What Can Uni-Mol Do Too? | Combining 3D Geometry and Text, Ushering in a New Era of Molecular Multimodal Learning
With the increasing demand for molecular representation learning in drug discovery and materials design, multimodal representation learning that combines the 3D geometric structure of molecules with biomedical text is becoming a research hotspot. Recently, a paper titled "GeomCLIP: Contrastive Geometry-Text Pre-training for Molecules" [1] published on arXiv introduced an innovative framework called GeomCLIP in detail. This framework combines the 3D geometric information of molecules with text descriptions and significantly enhances the multimodal learning ability of molecular representations through contrastive learning and denoising pre-training tasks, demonstrating superior performance in several downstream tasks.

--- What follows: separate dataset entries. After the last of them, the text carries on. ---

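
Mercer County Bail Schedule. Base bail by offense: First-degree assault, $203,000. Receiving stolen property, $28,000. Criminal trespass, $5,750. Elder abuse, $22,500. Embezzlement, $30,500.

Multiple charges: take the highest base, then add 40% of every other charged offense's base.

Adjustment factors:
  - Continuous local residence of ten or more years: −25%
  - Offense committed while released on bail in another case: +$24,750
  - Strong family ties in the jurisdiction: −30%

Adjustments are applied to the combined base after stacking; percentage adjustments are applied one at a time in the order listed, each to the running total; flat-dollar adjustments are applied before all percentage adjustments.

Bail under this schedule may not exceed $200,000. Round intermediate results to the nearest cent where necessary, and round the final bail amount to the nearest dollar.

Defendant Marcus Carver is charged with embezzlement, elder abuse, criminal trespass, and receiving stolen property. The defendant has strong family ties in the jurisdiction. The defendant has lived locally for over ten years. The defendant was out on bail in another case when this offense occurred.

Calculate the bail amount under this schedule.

Base amounts from the schedule: embezzlement $30,500; elder abuse $22,500; criminal trespass $5,750; receiving stolen property $28,000.
Stacking rule: highest base plus 40% of each additional charge. Highest is embezzlement at $30,500. Additional: $22,500 × 40% = $9,000; $5,750 × 40% = $2,300; $28,000 × 40% = $11,200. Combined base = $30,500 + $22,500 = $53,000.
Offense committed while released on bail in another case (+$24,750 flat): $53,000 + $24,750 = $77,750.
Continuous local residence of ten or more years (−25%): $77,750 × 0.75 = $58,312.50.
Strong family ties in the jurisdiction (−30%): $58,312.50 × 0.7 = $40,818.75.
$40,818.75 is within the $200,000 maximum.
Rounded to the nearest dollar: $40,819.

$40,819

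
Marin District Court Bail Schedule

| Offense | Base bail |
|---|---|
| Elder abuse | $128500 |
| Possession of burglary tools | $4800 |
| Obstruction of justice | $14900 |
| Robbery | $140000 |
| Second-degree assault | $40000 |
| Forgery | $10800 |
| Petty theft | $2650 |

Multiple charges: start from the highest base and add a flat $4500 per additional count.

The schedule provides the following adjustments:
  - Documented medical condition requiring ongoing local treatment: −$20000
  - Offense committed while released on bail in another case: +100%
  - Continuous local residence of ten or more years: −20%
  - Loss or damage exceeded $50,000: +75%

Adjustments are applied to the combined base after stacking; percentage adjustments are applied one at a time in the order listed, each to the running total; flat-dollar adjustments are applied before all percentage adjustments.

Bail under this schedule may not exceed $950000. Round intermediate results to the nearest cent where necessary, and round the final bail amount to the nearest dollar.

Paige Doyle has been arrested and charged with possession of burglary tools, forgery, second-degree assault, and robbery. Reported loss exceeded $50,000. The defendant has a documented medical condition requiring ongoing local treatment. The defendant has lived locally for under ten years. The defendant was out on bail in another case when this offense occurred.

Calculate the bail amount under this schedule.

Base amounts from the schedule: possession of burglary tools $4800; forgery $10800; second-degree assault $40000; robbery $140000.
Stacking rule: highest base plus $4500 per additional charge. Highest is robbery at $140000; 3 additional charges → +$13500. Combined base = $153500.
Documented medical condition requiring ongoing local treatment (−$20000 flat): $153500 − $20000 = $133500.
Offense committed while released on bail in another case (+100%): $133500 × 2 = $267000.
Loss or damage exceeded $50,000 (+75%): $267000 × 1.75 = $467250.
$467250 is within the $950000 maximum.

$467250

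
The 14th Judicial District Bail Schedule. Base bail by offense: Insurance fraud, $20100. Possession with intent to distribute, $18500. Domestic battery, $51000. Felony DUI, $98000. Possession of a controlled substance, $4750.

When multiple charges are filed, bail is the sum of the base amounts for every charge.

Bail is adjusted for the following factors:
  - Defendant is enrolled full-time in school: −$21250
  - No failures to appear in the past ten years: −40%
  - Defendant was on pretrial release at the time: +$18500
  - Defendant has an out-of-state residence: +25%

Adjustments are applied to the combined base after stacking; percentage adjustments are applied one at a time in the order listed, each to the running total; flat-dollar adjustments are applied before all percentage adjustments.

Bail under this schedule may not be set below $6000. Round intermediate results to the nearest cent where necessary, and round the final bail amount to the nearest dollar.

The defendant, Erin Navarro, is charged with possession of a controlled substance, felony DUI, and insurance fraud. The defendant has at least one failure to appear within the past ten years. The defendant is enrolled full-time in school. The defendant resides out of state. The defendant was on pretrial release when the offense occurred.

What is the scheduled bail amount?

Base amounts from the schedule: possession of a controlled substance $4750; felony DUI $98000; insurance fraud $20100.
Stacking rule: sum of all bases. $4750 + $98000 + $20100 = $122850.
Defendant is enrolled full-time in school (−$21250 flat): $122850 − $21250 = $101600.
Defendant was on pretrial release at the time (+$18500 flat): $101600 + $18500 = $120100.
Defendant has an out-of-state residence (+25%): $120100 × 1.25 = $150125.
$150125 is at or above the $6000 minimum.

$150125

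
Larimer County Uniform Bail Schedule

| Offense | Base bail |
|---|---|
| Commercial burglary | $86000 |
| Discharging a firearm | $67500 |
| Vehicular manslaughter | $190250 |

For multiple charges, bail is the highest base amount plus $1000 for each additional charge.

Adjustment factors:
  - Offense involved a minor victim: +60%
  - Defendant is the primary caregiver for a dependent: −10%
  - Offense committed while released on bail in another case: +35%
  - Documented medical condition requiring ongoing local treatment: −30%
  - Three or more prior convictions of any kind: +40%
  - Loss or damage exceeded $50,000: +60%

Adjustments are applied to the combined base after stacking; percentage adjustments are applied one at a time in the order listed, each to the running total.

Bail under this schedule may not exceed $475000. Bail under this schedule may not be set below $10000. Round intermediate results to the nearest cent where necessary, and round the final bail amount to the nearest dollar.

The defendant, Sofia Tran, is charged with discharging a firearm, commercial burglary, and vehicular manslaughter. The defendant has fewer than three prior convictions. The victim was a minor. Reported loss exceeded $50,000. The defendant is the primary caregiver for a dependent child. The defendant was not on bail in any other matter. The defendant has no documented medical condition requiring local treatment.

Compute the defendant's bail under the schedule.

Base amounts from the schedule: discharging a firearm $67500; commercial burglary $86000; vehicular manslaughter $190250.
Stacking rule: highest base plus $1000 per additional charge. Highest is vehicular manslaughter at $190250; 2 additional charges → +$2000. Combined base = $192250.
Offense involved a minor victim (+60%): $192250 × 1.6 = $307600.
Defendant is the primary caregiver for a dependent (−10%): $307600 × 0.9 = $276840.
Loss or damage exceeded $50,000 (+60%): $276840 × 1.6 = $442944.
$442944 is within the $475000 maximum.
$442944 is at or above the $10000 minimum.

$442944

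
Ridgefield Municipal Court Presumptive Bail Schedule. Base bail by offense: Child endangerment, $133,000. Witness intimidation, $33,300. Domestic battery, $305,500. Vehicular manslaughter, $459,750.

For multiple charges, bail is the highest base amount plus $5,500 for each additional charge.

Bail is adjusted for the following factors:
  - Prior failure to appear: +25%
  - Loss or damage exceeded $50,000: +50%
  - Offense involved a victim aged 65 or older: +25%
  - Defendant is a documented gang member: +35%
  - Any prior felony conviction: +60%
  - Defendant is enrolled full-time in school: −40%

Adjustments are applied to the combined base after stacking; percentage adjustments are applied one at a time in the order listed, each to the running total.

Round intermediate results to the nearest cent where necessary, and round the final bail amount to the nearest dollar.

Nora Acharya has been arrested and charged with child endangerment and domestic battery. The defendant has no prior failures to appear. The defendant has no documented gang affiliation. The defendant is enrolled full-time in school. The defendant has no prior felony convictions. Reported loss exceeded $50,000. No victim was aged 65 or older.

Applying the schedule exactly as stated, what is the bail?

Base amounts from the schedule: child endangerment $133,000; domestic battery $305,500.
Stacking rule: highest base plus $5,500 per additional charge. Highest is domestic battery at $305,500; 1 additional charge → +$5,500. Combined base = $311,000.
Loss or damage exceeded $50,000 (+50%): $311,000 × 1.5 = $466,500.
Defendant is enrolled full-time in school (−40%): $466,500 × 0.6 = $279,900.

$279,900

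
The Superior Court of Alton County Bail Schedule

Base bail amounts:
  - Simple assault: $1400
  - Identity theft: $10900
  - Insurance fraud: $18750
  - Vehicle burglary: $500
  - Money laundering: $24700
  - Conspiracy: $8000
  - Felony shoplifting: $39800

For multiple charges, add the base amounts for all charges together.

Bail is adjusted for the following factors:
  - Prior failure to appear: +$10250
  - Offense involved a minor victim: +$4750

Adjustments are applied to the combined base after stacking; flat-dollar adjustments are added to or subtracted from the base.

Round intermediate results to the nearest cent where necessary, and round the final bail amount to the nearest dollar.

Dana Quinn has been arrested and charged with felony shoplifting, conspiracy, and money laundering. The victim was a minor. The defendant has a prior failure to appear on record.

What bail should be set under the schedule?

Base amounts from the schedule: felony shoplifting $39800; conspiracy $8000; money laundering $24700.
Stacking rule: sum of all bases. $39800 + $8000 + $24700 = $72500.
Prior failure to appear (+$10250 flat): $72500 + $10250 = $82750.
Offense involved a minor victim (+$4750 flat): $82750 + $4750 = $87500.

$87500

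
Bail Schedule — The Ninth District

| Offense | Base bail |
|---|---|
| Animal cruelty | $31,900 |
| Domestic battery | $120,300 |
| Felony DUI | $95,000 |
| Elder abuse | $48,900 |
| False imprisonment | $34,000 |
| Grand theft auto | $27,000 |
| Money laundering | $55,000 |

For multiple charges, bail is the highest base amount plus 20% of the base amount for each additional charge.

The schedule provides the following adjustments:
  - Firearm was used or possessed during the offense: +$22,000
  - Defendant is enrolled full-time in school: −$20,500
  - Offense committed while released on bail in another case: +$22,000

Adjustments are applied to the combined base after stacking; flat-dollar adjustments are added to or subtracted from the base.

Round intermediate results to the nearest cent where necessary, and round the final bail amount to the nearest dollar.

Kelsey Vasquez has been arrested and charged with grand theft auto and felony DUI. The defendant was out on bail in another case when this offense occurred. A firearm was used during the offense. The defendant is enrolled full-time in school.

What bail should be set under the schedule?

Base amounts from the schedule: grand theft auto $27,000; felony DUI $95,000.
Stacking rule: highest base plus 20% of each additional charge. Highest is felony DUI at $95,000. Additional: $27,000 × 20% = $5,400. Combined base = $95,000 + $5,400 = $100,400.
Firearm was used or possessed during the offense (+$22,000 flat): $100,400 + $22,000 = $122,400.
Defendant is enrolled full-time in school (−$20,500 flat): $122,400 − $20,500 = $101,900.
Offense committed while released on bail in another case (+$22,000 flat): $101,900 + $22,000 = $123,900.

$123,900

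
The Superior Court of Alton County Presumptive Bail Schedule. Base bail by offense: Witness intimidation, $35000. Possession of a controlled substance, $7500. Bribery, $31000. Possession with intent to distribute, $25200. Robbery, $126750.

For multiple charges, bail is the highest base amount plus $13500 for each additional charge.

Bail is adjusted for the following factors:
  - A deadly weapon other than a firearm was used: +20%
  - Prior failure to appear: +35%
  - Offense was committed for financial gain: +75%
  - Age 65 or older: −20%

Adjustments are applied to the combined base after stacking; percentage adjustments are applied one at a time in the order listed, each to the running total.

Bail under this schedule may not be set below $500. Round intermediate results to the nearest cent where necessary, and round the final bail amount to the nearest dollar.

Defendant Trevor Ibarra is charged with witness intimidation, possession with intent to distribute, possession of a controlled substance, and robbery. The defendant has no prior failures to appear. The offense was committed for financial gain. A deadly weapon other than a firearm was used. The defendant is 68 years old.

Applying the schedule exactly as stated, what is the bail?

Base amounts from the schedule: witness intimidation $35000; possession with intent to distribute $25200; possession of a controlled substance $7500; robbery $126750.
Stacking rule: highest base plus $13500 per additional charge. Highest is robbery at $126750; 3 additional charges → +$40500. Combined base = $167250.
A deadly weapon other than a firearm was used (+20%): $167250 × 1.2 = $200700.
Offense was committed for financial gain (+75%): $200700 × 1.75 = $351225.
Age 65 or older (−20%): $351225 × 0.8 = $280980.
$280980 is at or above the $500 minimum.

$280980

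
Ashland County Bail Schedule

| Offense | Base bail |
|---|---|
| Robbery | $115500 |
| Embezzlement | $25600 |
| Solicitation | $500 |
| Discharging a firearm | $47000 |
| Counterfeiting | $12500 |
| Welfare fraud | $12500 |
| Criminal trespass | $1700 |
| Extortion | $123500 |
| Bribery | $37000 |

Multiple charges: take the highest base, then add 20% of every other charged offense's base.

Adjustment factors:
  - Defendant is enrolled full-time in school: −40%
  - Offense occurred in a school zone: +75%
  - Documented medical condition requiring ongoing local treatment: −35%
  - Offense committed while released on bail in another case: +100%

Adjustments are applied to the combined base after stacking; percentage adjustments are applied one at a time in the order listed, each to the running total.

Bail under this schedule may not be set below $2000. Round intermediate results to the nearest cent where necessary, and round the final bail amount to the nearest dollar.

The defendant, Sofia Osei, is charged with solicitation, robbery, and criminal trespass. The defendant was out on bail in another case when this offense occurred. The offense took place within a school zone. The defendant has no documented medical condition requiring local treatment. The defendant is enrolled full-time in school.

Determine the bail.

$243474

Base amounts from the schedule: solicitation $500; robbery $115500; criminal trespass $1700.
Stacking rule: highest base plus 20% of each additional charge. Highest is robbery at $115500. Additional: $500 × 20% = $100; $1700 × 20% = $340. Combined base = $115500 + $440 = $115940.
Defendant is enrolled full-time in school (−40%): $115940 × 0.6 = $69564.
Offense occurred in a school zone (+75%): $69564 × 1.75 = $121737.
Offense committed while released on bail in another case (+100%): $121737 × 2 = $243474.
$243474 is at or above the $2000 minimum.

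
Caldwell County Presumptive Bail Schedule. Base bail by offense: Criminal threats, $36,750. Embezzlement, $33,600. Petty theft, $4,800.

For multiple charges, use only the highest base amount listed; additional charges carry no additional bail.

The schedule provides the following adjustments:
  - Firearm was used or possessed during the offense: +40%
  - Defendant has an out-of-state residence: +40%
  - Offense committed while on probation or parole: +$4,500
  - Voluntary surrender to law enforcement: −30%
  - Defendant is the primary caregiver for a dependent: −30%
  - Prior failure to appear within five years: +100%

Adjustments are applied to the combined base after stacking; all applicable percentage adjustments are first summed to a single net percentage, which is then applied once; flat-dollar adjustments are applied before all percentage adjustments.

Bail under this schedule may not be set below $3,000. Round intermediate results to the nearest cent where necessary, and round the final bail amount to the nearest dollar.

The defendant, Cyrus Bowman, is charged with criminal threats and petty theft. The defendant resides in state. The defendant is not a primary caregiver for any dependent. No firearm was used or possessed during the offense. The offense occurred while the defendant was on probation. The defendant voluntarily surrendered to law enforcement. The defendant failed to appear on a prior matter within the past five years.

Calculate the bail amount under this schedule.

$70,125

Base amounts from the schedule: criminal threats $36,750; petty theft $4,800.
Stacking rule: use the highest base only. Highest is criminal threats at $36,750. Combined base = $36,750.
Offense committed while on probation or parole (+$4,500 flat): $36,750 + $4,500 = $41,250.
Net percentage adjustment: −30% +100% = +70%. $41,250 × 1.7 = $70,125.
$70,125 is at or above the $3,000 minimum.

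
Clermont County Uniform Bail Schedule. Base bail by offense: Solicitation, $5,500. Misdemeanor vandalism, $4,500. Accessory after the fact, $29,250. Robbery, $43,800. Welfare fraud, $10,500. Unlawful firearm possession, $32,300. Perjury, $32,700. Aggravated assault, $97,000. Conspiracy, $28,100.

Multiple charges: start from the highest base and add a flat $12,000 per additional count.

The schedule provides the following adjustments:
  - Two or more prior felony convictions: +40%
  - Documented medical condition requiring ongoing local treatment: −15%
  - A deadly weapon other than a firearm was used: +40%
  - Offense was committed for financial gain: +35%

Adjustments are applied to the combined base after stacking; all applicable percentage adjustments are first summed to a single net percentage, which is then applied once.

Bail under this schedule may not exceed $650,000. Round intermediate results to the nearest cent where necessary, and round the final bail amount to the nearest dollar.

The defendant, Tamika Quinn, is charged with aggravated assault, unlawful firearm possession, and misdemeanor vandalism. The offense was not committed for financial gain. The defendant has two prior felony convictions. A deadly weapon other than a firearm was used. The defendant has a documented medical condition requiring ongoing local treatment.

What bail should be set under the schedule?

Base amounts from the schedule: aggravated assault $97,000; unlawful firearm possession $32,300; misdemeanor vandalism $4,500.
Stacking rule: highest base plus $12,000 per additional charge. Highest is aggravated assault at $97,000; 2 additional charges → +$24,000. Combined base = $121,000.
Net percentage adjustment: +40% −15% +40% = +65%. $121,000 × 1.65 = $199,650.
$199,650 is within the $650,000 maximum.

$199,650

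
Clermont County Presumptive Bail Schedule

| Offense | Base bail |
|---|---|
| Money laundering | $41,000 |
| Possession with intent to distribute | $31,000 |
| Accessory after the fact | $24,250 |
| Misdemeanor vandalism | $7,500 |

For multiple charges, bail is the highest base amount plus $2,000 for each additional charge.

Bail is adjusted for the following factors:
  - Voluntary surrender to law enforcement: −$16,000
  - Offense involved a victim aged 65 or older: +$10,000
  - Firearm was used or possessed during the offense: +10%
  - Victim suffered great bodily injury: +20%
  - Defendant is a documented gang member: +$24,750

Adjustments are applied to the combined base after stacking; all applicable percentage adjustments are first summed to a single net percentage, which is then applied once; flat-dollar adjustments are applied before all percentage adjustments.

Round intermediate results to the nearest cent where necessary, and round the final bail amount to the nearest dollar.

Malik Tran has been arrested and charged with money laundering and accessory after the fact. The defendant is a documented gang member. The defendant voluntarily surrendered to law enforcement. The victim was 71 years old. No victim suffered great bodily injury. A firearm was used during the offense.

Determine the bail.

$67,925

Base amounts from the schedule: money laundering $41,000; accessory after the fact $24,250.
Stacking rule: highest base plus $2,000 per additional charge. Highest is money laundering at $41,000; 1 additional charge → +$2,000. Combined base = $43,000.
Voluntary surrender to law enforcement (−$16,000 flat): $43,000 − $16,000 = $27,000.
Offense involved a victim aged 65 or older (+$10,000 flat): $27,000 + $10,000 = $37,000.
Defendant is a documented gang member (+$24,750 flat): $37,000 + $24,750 = $61,750.
Firearm was used or possessed during the offense (+10%): $61,750 × 1.1 = $67,925.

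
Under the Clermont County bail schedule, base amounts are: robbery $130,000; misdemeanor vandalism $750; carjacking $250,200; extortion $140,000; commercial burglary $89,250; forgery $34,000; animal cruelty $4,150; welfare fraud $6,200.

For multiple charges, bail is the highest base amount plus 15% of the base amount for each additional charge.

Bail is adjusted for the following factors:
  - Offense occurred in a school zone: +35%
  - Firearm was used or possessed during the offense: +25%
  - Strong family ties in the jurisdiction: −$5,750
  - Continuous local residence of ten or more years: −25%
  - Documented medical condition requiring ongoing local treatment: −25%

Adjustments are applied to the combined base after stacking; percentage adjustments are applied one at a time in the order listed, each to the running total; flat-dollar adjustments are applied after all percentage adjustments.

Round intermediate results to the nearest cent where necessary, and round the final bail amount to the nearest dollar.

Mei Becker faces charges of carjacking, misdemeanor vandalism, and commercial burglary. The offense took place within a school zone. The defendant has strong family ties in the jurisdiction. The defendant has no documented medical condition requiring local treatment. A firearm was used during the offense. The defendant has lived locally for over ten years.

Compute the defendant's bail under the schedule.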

The research team developed a large-scale dataset called PubChem3D, which contains more than 200,000 pairs of 3D geometry and text descriptions of molecules, covering rich chemical and biological information. The GeomCLIP framework adopts a dual-encoder structure to encode the geometry and text of molecules respectively and aligns the representations of the two modalities through contrastive learning while retaining the ability of the geometric encoder to model the characteristics of 3D molecules. Experiments show that GeomCLIP has achieved excellent performance in molecular property prediction, molecule-to-text retrieval, and 3D molecular caption generation tasks, providing important support for drug research and development and materials design.
This research was completed by a joint team from the Artificial Intelligence Research Laboratory at Pennsylvania State University and the Shenzhen International Graduate School of Tsinghua University. Teng Xiao from Pennsylvania State University is the first author and corresponding author of the paper, and the collaborators include Chao Cui, Huaisheng Zhu, and Professor Vasant G. Honava from Tsinghua University. This work has opened up a new direction for multimodal learning of molecular representations and also provided new solutions for drug discovery and materials science research.